Psychologie

J’ai perdu du poids et cela a changé (négativement) le rapport que j’ai à mon corps

Même si les compliments me flattaient, je ne pouvais m’empêcher d’y voir un message sous-entendu (probablement non voulu). Témoignage.

Photo: rawpixel / Unsplash

À 21 ans, j’ai subi une importante perte de poids. Avant cela, je ne m’étais jamais vraiment souciée de ma taille. Mon poids n’avait à peu près pas changé depuis plusieurs années, et je suppose que, quelque part, je me disais que ce serait toujours ainsi. Mais un changement de médication et un nouvel emploi situé à 45 minutes de marche de chez moi ont eu l’effet combiné de me faire fondre de plusieurs kilos en quelques mois. J’ai été la première surprise de ce changement radical de mon corps, mais ce qui m’a le plus étonnée a été la réaction absurde de mes amis et de ma famille.

«Tu es tellement belle!»

Les gens n’arrêtaient pas de me dire à quel point j’étais belle, après avoir maigri. J’avais l’air tellement en santé, s’exclamaient-ils, j’étais si jolie… Je n’avais pas l’habitude qu’on me fasse des compliments sur mon physique – mon adolescence avait été une période ingrate – et l’attention qu’on me portait était grisante, certes. Mais même si j’étais ravie de ces bons mots, je ne pouvais m’empêcher d’y lire un message sous-entendu (probablement non voulu): mon corps, avant de perdre du poids, n’était ni beau ni en santé. C’est ce que tous semblaient insinuer. J’avais soudain l’impression que mon ancien corps inspirait un dégoût secret aux gens de mon entourage. Et je me suis alors mise à le détester moi aussi.

Notre culture nous entraîne facilement vers les troubles alimentaires – on peut même dire qu’elle les encourage. Réduire ses portions, monter chaque jour sur le pèse-personne sont des habitudes considérées comme vertueuses: la minceur est perçue comme un signe de volonté. Je ne peux me souvenir d’aucune période de ma vie où plusieurs femmes autour de moi – sinon toutes – ne suivaient un régime.

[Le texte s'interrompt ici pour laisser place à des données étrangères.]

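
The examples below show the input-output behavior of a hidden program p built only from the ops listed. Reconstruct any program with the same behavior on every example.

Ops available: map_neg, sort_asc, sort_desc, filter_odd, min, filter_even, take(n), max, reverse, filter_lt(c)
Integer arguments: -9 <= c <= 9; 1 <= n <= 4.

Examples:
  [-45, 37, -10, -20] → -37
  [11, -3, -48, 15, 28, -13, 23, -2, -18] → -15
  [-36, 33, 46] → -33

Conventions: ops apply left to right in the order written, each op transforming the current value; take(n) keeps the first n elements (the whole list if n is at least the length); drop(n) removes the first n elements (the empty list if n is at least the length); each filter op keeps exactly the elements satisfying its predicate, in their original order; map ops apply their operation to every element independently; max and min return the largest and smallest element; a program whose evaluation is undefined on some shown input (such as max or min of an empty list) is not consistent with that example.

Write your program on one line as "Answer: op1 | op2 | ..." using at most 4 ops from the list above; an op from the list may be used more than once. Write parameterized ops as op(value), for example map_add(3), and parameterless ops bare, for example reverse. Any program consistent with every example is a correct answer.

filter_odd | take(3) | map_neg | min

Check, running the answer program on each example:
  [-45, 37, -10, -20] -> [-45, 37] -> [-45, 37] -> [45, -37] -> -37
  [11, -3, -48, 15, 28, -13, 23, -2, -18] -> [11, -3, 15, -13, 23] -> [11, -3, 15] -> [-11, 3, -15] -> -15
  [-36, 33, 46] -> [33] -> [33] -> [-33] -> -33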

Moi aussi, je suis tombée dans le piège

À la suite de ma perte de poids, j’ai réalisé, non sans stupeur, que j’avais commencé tout naturellement à compter moi aussi les calories. Quand j’ai confié à des amies que j’essayais de manger moins, aucune n’a semblé se demander s’il s’agissait d’une sage décision. En fait, plusieurs ont plutôt partagé avec moi leurs stratégies de perte de poids. C’était comme apprendre une nouvelle langue secrète parlée couramment à mon insu par les personnes de mon entourage. De plaisir entièrement assumé, la nourriture est devenue une importante source d’angoisse. La légèreté de mon estomac vide m’apportait du réconfort, tant sur le plan physique que moral. Me priver de manger me donnait l’impression d’avoir transcendé une faille de caractère par la simple force de ma volonté.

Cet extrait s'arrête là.